Les contextes où ce trait s’exprime le plus
Les réunions professionnelles figurent en tête de liste des situations où l’interruption devient problématique. Selon une enquête interne menée par Top Santé, près de 60 % des cadres admettent interrompre leurs collègues au moins une fois par réunion, souvent pour exprimer leur point de vue ou corriger une information. « Dans un cadre professionnel, cela peut nuire à la collaboration », souligne l’article. « Cela donne l’impression d’un manque de respect, alors que c’est parfois une tentative de montrer son engagement. »
À table, le phénomène est tout aussi présent. Les psychologues notent que les familles ou les groupes d’amis où les échanges sont vifs ou émotionnellement chargés voient souvent émerger des dynamiques d’interruption. « Les émotions fortes amplifient ce comportement », indique le Dr Marin. « Quand on est passionné par un sujet, on a tendance à couper la parole pour partager son avis.
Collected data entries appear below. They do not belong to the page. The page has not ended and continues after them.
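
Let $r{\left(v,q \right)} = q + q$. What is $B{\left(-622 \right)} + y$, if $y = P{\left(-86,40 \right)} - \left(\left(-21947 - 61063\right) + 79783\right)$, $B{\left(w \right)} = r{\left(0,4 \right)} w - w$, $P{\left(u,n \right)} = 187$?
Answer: $-940$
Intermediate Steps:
$r{\left(v,q \right)} = 2 q$
$B{\left(w \right)} = 7 w$ ($B{\left(w \right)} = 2 \cdot 4 w - w = 8 w - w = 7 w$)
$y = 3414$ ($y = 187 - \left(\left(-21947 - 61063\right) + 79783\right) = 187 - \left(-83010 + 79783\right) = 187 - -3227 = 187 + 3227 = 3414$)
$B{\left(-622 \right)} + y = 7 \left(-622\right) + 3414 = -4354 + 3414 = -940$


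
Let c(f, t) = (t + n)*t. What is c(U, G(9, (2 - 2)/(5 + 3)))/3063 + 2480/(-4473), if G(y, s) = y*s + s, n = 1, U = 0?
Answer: -2480/4473 ≈ -0.55444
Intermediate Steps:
G(y, s) = s + s*y (G(y, s) = s*y + s = s + s*y)
c(f, t) = t*(1 + t) (c(f, t) = (t + 1)*t = (1 + t)*t = t*(1 + t))
c(U, G(9, (2 - 2)/(5 + 3)))/3063 + 2480/(-4473) = ((((2 - 2)/(5 + 3))*(1 + 9))*(1 + ((2 - 2)/(5 + 3))*(1 + 9)))/3063 + 2480/(-4473) = (((0/8)*10)*(1 + (0/8)*10))*(1/3063) + 2480*(-1/4473) = (((0*(⅛))*10)*(1 + (0*(⅛))*10))*(1/3063) - 2480/4473 = ((0*10)*(1 + 0*10))*(1/3063) - 2480/4473 = (0*(1 + 0))*(1/3063) - 2480/4473 = (0*1)*(1/3063) - 2480/4473 = 0*(1/3063) - 2480/4473 = 0 - 2480/4473 = -2480/4473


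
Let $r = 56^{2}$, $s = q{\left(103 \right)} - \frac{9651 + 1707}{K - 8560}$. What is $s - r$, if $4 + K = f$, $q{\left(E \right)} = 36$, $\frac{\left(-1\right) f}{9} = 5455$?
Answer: $- \frac{178731542}{57659} \approx -3099.8$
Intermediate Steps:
$f = -49095$ ($f = \left(-9\right) 5455 = -49095$)
$K = -49099$ ($K = -4 - 49095 = -49099$)
$s = \frac{2087082}{57659}$ ($s = 36 - \frac{9651 + 1707}{-49099 - 8560} = 36 - \frac{11358}{-57659} = 36 - 11358 \left(- \frac{1}{57659}\right) = 36 - - \frac{11358}{57659} = 36 + \frac{11358}{57659} = \frac{2087082}{57659} \approx 36.197$)
$r = 3136$
$s - r = \frac{2087082}{57659} - 3136 = - \frac{178731542}{57659}$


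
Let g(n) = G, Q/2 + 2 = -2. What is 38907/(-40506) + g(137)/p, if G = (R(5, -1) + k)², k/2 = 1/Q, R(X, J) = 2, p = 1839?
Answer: -190469129/198641424 ≈ -0.95886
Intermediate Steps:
Q = -8 (Q = -4 + 2*(-2) = -4 - 4 = -8)
k = -¼ (k = 2/(-8) = 2*(-⅛) = -¼ ≈ -0.25000)
G = 49/16 (G = (2 - ¼)² = (7/4)² = 49/16 ≈ 3.0625)
g(n) = 49/16
38907/(-40506) + g(137)/p = 38907/(-40506) + (49/16)/1839 = 38907*(-1/40506) + (49/16)*(1/1839) = -12969/13502 + 49/29424 = -190469129/198641424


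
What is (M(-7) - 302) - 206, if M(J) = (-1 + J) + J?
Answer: -523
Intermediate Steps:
M(J) = -1 + 2*J
(M(-7) - 302) - 206 = ((-1 + 2*(-7)) - 302) - 206 = ((-1 - 14) - 302) - 206 = (-15 - 302) - 206 = -317 - 206 = -523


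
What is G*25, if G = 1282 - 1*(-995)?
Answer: 56925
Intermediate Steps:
G = 2277 (G = 1282 + 995 = 2277)
G*25 = 2277*25 = 56925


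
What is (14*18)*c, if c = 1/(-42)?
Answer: -6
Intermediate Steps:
c = -1/42 ≈ -0.023810
(14*18)*c = (14*18)*(-1/42) = 252*(-1/42) = -6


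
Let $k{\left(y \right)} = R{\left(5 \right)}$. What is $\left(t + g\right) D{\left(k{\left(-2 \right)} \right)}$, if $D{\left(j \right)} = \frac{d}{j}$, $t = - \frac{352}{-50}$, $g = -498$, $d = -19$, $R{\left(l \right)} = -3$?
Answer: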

Le problème, c’est que cela peut créer un cercle vicieux où plus personne n’écoute vraiment. »
Les conséquences sur les relations interpersonnelles
Les répercussions de ce trait ne se limitent pas à des malentendus ponctuels. D’après Top Santé, les personnes systématiquement interrompues développent souvent un sentiment de frustration, voire de rejet. « À force d’être coupées, certaines finissent par se taire complètement », explique le média. « Cela peut mener à un isolement progressif dans les échanges, surtout dans les environnements où l’interruption est fréquente. »
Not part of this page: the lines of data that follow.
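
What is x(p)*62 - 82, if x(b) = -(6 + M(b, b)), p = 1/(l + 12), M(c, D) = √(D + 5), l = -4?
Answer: -454 - 31*√82/2 ≈ -594.36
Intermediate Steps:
M(c, D) = √(5 + D)
p = ⅛ (p = 1/(-4 + 12) = 1/8 = ⅛ ≈ 0.12500)
x(b) = -6 - √(5 + b) (x(b) = -(6 + √(5 + b)) = -6 - √(5 + b))
x(p)*62 - 82 = (-6 - √(5 + ⅛))*62 - 82 = (-6 - √(41/8))*62 - 82 = (-6 - √82/4)*62 - 82 = (-372 - 31*√82/2) - 82 = -454 - 31*√82/2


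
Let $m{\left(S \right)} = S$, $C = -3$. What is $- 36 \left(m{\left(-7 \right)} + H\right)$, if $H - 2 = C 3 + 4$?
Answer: $360$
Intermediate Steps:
$H = -3$ ($H = 2 + \left(\left(-3\right) 3 + 4\right) = 2 + \left(-9 + 4\right) = 2 - 5 = -3$)
$- 36 \left(m{\left(-7 \right)} + H\right) = - 36 \left(-7 - 3\right) = \left(-36\right) \left(-10\right) = 360$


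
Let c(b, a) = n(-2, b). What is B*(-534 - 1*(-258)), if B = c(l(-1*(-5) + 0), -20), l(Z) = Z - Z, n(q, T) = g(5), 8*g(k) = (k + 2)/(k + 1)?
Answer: -161/4 ≈ -40.250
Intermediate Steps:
g(k) = (2 + k)/(8*(1 + k)) (g(k) = ((k + 2)/(k + 1))/8 = ((2 + k)/(1 + k))/8 = (2 + k)/(8*(1 + k)))
n(q, T) = 7/48 (n(q, T) = (2 + 5)/(8*(1 + 5)) = (1/8)*7/6 = (1/8)*(1/6)*7 = 7/48)
l(Z) = 0
c(b, a) = 7/48
B = 7/48 ≈ 0.14583
B*(-534 - 1*(-258)) = 7*(-534 - 1*(-258))/48 = 7*(-534 + 258)/48 = (7/48)*(-276) = -161/4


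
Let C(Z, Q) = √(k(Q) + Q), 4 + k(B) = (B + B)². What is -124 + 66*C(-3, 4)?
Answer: 404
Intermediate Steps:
k(B) = -4 + 4*B² (k(B) = -4 + (B + B)² = -4 + (2*B)² = -4 + 4*B²)
C(Z, Q) = √(-4 + Q + 4*Q²) (C(Z, Q) = √((-4 + 4*Q²) + Q) = √(-4 + Q + 4*Q²))
-124 + 66*C(-3, 4) = -124 + 66*√(-4 + 4 + 4*4²) = -124 + 66*√(-4 + 4 + 4*16) = -124 + 66*√(-4 + 4 + 64) = -124 + 66*√64 = -124 + 66*8 = -124 + 528 = 404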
Dans le milieu professionnel, cela peut aussi freiner la créativité et la productivité. Une étude citée par le site révèle que les équipes où les interruptions sont mal gérées voient leur performance baisser de 15 à 20 %. « Les idées innovantes naissent souvent de l’écoute », rappelle le Dr Marin. « Quand on coupe constamment la parole, on risque de passer à côté de propositions qui auraient pu faire la différence. »
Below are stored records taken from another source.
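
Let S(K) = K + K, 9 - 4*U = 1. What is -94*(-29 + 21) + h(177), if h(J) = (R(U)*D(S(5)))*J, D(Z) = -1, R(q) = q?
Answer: 398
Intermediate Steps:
U = 2 (U = 9/4 - 1/4*1 = 9/4 - 1/4 = 2)
S(K) = 2*K
h(J) = -2*J (h(J) = (2*(-1))*J = -2*J)
-94*(-29 + 21) + h(177) = -94*(-29 + 21) - 2*177 = -94*(-8) - 354 = 752 - 354 = 398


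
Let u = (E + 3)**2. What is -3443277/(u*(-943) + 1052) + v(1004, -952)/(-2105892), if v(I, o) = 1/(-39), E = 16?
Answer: 16635035904391/1639556957844 ≈ 10.146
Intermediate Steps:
v(I, o) = -1/39
u = 361 (u = (16 + 3)**2 = 19**2 = 361)
-3443277/(u*(-943) + 1052) + v(1004, -952)/(-2105892) = -3443277/(361*(-943) + 1052) - 1/39/(-2105892) = -3443277/(-340423 + 1052) - 1/39*(-1/2105892) = -3443277/(-339371) + 1/82129788 = -3443277*(-1/339371) + 1/82129788 = 3443277/339371 + 1/82129788 = 16635035904391/1639556957844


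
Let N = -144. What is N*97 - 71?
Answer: -14039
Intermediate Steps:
N*97 - 71 = -144*97 - 71 = -13968 - 71 = -14039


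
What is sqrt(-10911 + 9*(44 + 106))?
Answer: I*sqrt(9561) ≈ 97.78*I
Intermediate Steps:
sqrt(-10911 + 9*(44 + 106)) = sqrt(-10911 + 9*150) = sqrt(-10911 + 1350) = sqrt(-9561) = I*sqrt(9561)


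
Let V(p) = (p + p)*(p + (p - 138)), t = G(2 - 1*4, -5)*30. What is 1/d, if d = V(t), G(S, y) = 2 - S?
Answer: 1/24480 ≈ 4.0850e-5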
Comment identifier et agir sur ce comportement ?
Selon Top Santé, la première étape consiste à observer ses propres réactions. « Si vous vous surprenez à couper la parole plus de trois fois en une heure de conversation, c’est probablement un signe », explique le site. « Un test simple consiste à compter mentalement chaque interruption pendant une journée, puis à en discuter avec un proche. »
Des solutions existent, comme la technique du « temps de parole partagé », où chacun dispose d’un créneau défini pour s’exprimer sans être interrompu. Dans les couples ou les familles, instaurer des règles simples, comme lever la main pour demander la parole, peut aussi faire la différence. « L’objectif n’est pas de supprimer toute spontanéité, mais de trouver un équilibre », conclut le Dr Marin. « Une conversation, c’est comme une danse : chacun doit avoir sa place. »
Qu’il s’agisse d’un trait de caractère ou d’un réflexe appris, l’interruption systématique des conversations mérite qu’on s’y attarde. Dans un monde où l’instantanéité et la réactivité priment, ce comportement pourrait bien révéler plus qu’un simple manque de patience : une tendance à privilégier l’expression de soi au détriment de l’écoute.
D’après Top Santé, ce comportement n’est généralement pas associé à un trouble psychologique en soi. Cependant, s’il s’accompagne d’autres symptômes comme une difficulté à maintenir des relations stables ou une impulsivité marquée dans d’autres domaines de la vie, il peut être utile de consulter un professionnel pour explorer d’éventuels troubles de la personnalité ou du déficit de l’attention.